Interessant ist in diesem Kontext, dass nahezu die Hälfte der Behandlungsfälle unter CT von Allgemeinmedizinern und hausärztlichen tätigen Internisten verordnet wurden2. Es darf unterstellt werden, dass gerade diese Fachgruppen im Gegensatz zu den Orthopäden, die nach anatomischen Landmarken gestützten Injektionen an der Wirbelsäule, wie z.B. die der Hands-on-Kurse der IGOST nach Prof. Krämer, durchführen, nicht beherrschen. Nach Mitteilung der Kassenärztlichen Bundesvereinigung wurde im 1. Quartal 2013 von 239.735 spezifischen Behandlungsfällen orthopädischerseits 177.781 mal die Gebührenordnungsposition 30724 der Spinalnervenanalgesie bundesweit mit einem Leistungsbedarf gemäß regionaler EuroGO in Höhe von € 7.131.258,51 abgerechnet3. Im gleichen Quartal wurden unter der damals gültigen GOP 34502 bundesweit 85.993 spezifische Behandlungsfälle abgerechnet mit einem Leistungsbedarf in regionaler EuroGO aller Ärzte von € 19.321.696,394. Ganze 10 Behandlungsfälle wurden originär von Orthopäden ausgelöst5. Diese geringe Zahl vermag zunächst zu verwundern, erklärt wäre dies mit einem eventuellen Betreiben eines CT durch Orthopäden selbst. Die seitens der Radiologen hierbei – bei hälftiger Fallzahl – gegenüber der GOP 30724 beinahe 2,5-fachen Umsätze sind durchaus bemerkenswert. Dass die vorgenannten Umstände für die gesetzlichen Krankenkassen ausschlaggebend für die Initiative der Leistungsbegrenzung durch Einführung des BA-Beschlusses 290 war, kann abschließend lediglich vermutet werden.

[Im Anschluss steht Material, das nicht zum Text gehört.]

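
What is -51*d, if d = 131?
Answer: -6681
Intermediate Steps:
-51*d = -51*131 = -6681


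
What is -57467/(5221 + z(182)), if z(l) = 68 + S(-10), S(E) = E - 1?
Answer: -57467/5278 ≈ -10.888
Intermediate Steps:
S(E) = -1 + E
z(l) = 57 (z(l) = 68 + (-1 - 10) = 68 - 11 = 57)
-57467/(5221 + z(182)) = -57467/(5221 + 57) = -57467/5278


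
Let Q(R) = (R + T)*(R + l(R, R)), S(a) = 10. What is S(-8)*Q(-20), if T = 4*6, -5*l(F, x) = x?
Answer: -640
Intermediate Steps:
l(F, x) = -x/5
T = 24
Q(R) = 4*R*(24 + R)/5 (Q(R) = (R + 24)*(R - R/5) = (24 + R)*(4*R/5) = 4*R*(24 + R)/5)
S(-8)*Q(-20) = 10*((4/5)*(-20)*(24 - 20)) = 10*((4/5)*(-20)*4) = 10*(-64) = -640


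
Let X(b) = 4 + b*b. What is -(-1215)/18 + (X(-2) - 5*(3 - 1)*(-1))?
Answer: 171/2 ≈ 85.500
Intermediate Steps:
X(b) = 4 + b²
-(-1215)/18 + (X(-2) - 5*(3 - 1)*(-1)) = -(-1215)/18 + ((4 + (-2)²) - 5*(3 - 1)*(-1)) = -(-1215)/18 + ((4 + 4) - 5*2*(-1)) = -27*(-5/2) + (8 - 10*(-1)) = 135/2 + (8 + 10) = 135/2 + 18 = 171/2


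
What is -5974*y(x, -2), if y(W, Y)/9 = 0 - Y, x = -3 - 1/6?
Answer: -107532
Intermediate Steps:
x = -19/6 (x = -3 - 1/6 = -3 - 1*⅙ = -3 - ⅙ = -19/6 ≈ -3.1667)
y(W, Y) = -9*Y (y(W, Y) = 9*(0 - Y) = 9*(-Y) = -9*Y)
-5974*y(x, -2) = -(-53766)*(-2) = -5974*18 = -107532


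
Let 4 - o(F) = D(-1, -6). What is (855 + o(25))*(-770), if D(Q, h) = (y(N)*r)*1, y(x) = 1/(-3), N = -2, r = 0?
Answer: -661430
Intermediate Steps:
y(x) = -1/3
D(Q, h) = 0 (D(Q, h) = -1/3*0*1 = 0*1 = 0)
o(F) = 4 (o(F) = 4 - 1*0 = 4 + 0 = 4)
(855 + o(25))*(-770) = (855 + 4)*(-770) = 859*(-770) = -661430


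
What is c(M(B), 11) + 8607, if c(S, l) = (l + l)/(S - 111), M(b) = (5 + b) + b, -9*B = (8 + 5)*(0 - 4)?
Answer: 3657876/425 ≈ 8606.8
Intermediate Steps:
B = 52/9 (B = -(8 + 5)*(0 - 4)/9 = -13*(-4)/9 = -1/9*(-52) = 52/9 ≈ 5.7778)
M(b) = 5 + 2*b
c(S, l) = 2*l/(-111 + S) (c(S, l) = (2*l)/(-111 + S) = 2*l/(-111 + S))
c(M(B), 11) + 8607 = 2*11/(-111 + (5 + 2*(52/9))) + 8607 = 2*11/(-111 + (5 + 104/9)) + 8607 = 2*11/(-111 + 149/9) + 8607 = 2*11/(-850/9) + 8607 = 2*11*(-9/850) + 8607 = -99/425 + 8607 = 3657876/425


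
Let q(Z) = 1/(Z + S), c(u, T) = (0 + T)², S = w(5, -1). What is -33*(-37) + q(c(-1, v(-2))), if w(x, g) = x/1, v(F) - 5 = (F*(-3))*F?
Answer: 65935/54 ≈ 1221.0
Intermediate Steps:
v(F) = 5 - 3*F² (v(F) = 5 + (F*(-3))*F = 5 + (-3*F)*F = 5 - 3*F²)
w(x, g) = x (w(x, g) = x*1 = x)
S = 5
c(u, T) = T²
q(Z) = 1/(5 + Z) (q(Z) = 1/(Z + 5) = 1/(5 + Z))
-33*(-37) + q(c(-1, v(-2))) = -33*(-37) + 1/(5 + (5 - 3*(-2)²)²) = 1221 + 1/(5 + (5 - 3*4)²) = 1221 + 1/(5 + (5 - 12)²) = 1221 + 1/(5 + (-7)²) = 1221 + 1/(5 + 49) = 1221 + 1/54 = 65935/54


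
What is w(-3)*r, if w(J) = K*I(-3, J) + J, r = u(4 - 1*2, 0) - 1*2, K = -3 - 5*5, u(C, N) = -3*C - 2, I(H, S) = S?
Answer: -810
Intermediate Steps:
u(C, N) = -2 - 3*C
K = -28 (K = -3 - 1*25 = -3 - 25 = -28)
r = -10 (r = (-2 - 3*(4 - 1*2)) - 1*2 = (-2 - 3*(4 - 2)) - 2 = (-2 - 3*2) - 2 = (-2 - 6) - 2 = -8 - 2 = -10)
w(J) = -27*J (w(J) = -28*J + J = -27*J)
w(-3)*r = -27*(-3)*(-10) = 81*(-10) = -810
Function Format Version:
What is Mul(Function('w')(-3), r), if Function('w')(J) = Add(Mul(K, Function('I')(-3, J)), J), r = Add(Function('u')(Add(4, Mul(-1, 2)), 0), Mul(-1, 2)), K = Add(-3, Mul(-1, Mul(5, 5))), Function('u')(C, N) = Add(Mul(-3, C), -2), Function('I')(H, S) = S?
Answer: -810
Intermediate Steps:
Function('u')(C, N) = Add(-2, Mul(-3, C))
K = -28 (K = Add(-3, Mul(-1, 25)) = Add(-3, -25) = -28)
r = -10 (r = Add(Add(-2, Mul(-3, Add(4, Mul(-1, 2)))), Mul(-1, 2)) = Add(Add(-2, Mul(-3, Add(4, -2))), -2) = Add(Add(-2, Mul(-3, 2)), -2) = Add(Add(-2, -6), -2) = Add(-8, -2) = -10)
Function('w')(J) = Mul(-27, J) (Function('w')(J) = Add(Mul(-28, J), J) = Mul(-27, J))
Mul(Function('w')(-3), r) = Mul(Mul(-27, -3), -10) = Mul(81, -10) = -810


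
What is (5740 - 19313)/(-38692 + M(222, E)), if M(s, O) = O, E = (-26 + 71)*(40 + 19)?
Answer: 13573/36037 ≈ 0.37664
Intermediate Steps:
E = 2655 (E = 45*59 = 2655)
(5740 - 19313)/(-38692 + M(222, E)) = (5740 - 19313)/(-38692 + 2655) = -13573/(-36037) = -13573*(-1/36037) = 13573/36037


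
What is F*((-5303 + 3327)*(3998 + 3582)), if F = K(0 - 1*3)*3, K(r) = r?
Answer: 134802720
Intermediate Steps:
F = -9 (F = (0 - 1*3)*3 = (0 - 3)*3 = -3*3 = -9)
F*((-5303 + 3327)*(3998 + 3582)) = -9*(-5303 + 3327)*(3998 + 3582) = -(-17784)*7580 = -9*(-14978080) = 134802720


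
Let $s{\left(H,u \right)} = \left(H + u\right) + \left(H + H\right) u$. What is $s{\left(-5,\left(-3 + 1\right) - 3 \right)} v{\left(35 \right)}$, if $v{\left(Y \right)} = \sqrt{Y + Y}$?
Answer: $40 \sqrt{70} \approx 334.66$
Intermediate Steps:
$v{\left(Y \right)} = \sqrt{2} \sqrt{Y}$ ($v{\left(Y \right)} = \sqrt{2 Y} = \sqrt{2} \sqrt{Y}$)
$s{\left(H,u \right)} = H + u + 2 H u$ ($s{\left(H,u \right)} = \left(H + u\right) + 2 H u = H + u + 2 H u$)
$s{\left(-5,\left(-3 + 1\right) - 3 \right)} v{\left(35 \right)} = \left(-5 + \left(\left(-3 + 1\right) - 3\right) + 2 \left(-5\right) \left(\left(-3 + 1\right) - 3\right)\right) \sqrt{2} \sqrt{35} = \left(-5 - 5 + 2 \left(-5\right) \left(-2 - 3\right)\right) \sqrt{70} = \left(-5 - 5 + 2 \left(-5\right) \left(-5\right)\right) \sqrt{70} = \left(-5 - 5 + 50\right) \sqrt{70} = 40 \sqrt{70}$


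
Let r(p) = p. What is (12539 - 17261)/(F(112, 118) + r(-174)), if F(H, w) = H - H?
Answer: 787/29 ≈ 27.138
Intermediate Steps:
F(H, w) = 0
(12539 - 17261)/(F(112, 118) + r(-174)) = (12539 - 17261)/(0 - 174) = -4722/(-174) = -4722*(-1/174) = 787/29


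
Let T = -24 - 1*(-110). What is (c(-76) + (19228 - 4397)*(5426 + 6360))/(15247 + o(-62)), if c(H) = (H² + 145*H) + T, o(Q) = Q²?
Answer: 174793008/19091 ≈ 9155.8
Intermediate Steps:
T = 86 (T = -24 + 110 = 86)
c(H) = 86 + H² + 145*H (c(H) = (H² + 145*H) + 86 = 86 + H² + 145*H)
(c(-76) + (19228 - 4397)*(5426 + 6360))/(15247 + o(-62)) = ((86 + (-76)² + 145*(-76)) + (19228 - 4397)*(5426 + 6360))/(15247 + (-62)²) = ((86 + 5776 - 11020) + 14831*11786)/(15247 + 3844) = (-5158 + 174798166)/19091 = 174793008*(1/19091) = 174793008/19091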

Da die Off-label-Thematik der wirbelsäulennahen Injektionen fast zeitgleich mit dem BA-Beschluss 290 in der Regelversorgung zum Tragen kam, wurde diese Thematik sowohl seitens der Kostenträger als auch der Leistungserbringer häufig durcheinander geworfen und/oder sogar gleichgesetzt, obwohl sie zunächst einmal miteinander nichts zu tun hatten.

Die IGOST konnte durch intensive Aufklärungsarbeit rückwirkende Regresse, ausgelöst durch EBM-berechnete Off-label-Anwendung, durch eine klarstellende Stellungnahme der KBV am 18.6.2013 verhindern. Hierauf zeitlich folgende wirbelsäulennahe Injektionen im vorgenannten Off-label-Use unterliegen diesem Regressschutz ausdrücklich nicht. Demzufolge können solche Injektionen nicht mehr über die „Flatrate“ der Gesundheitskarte korrekt in der Abrechnung abgebildet werden. Sie dürften vielmehr gegenüber dem Versicherten nur als Wahlleistung erbracht werden.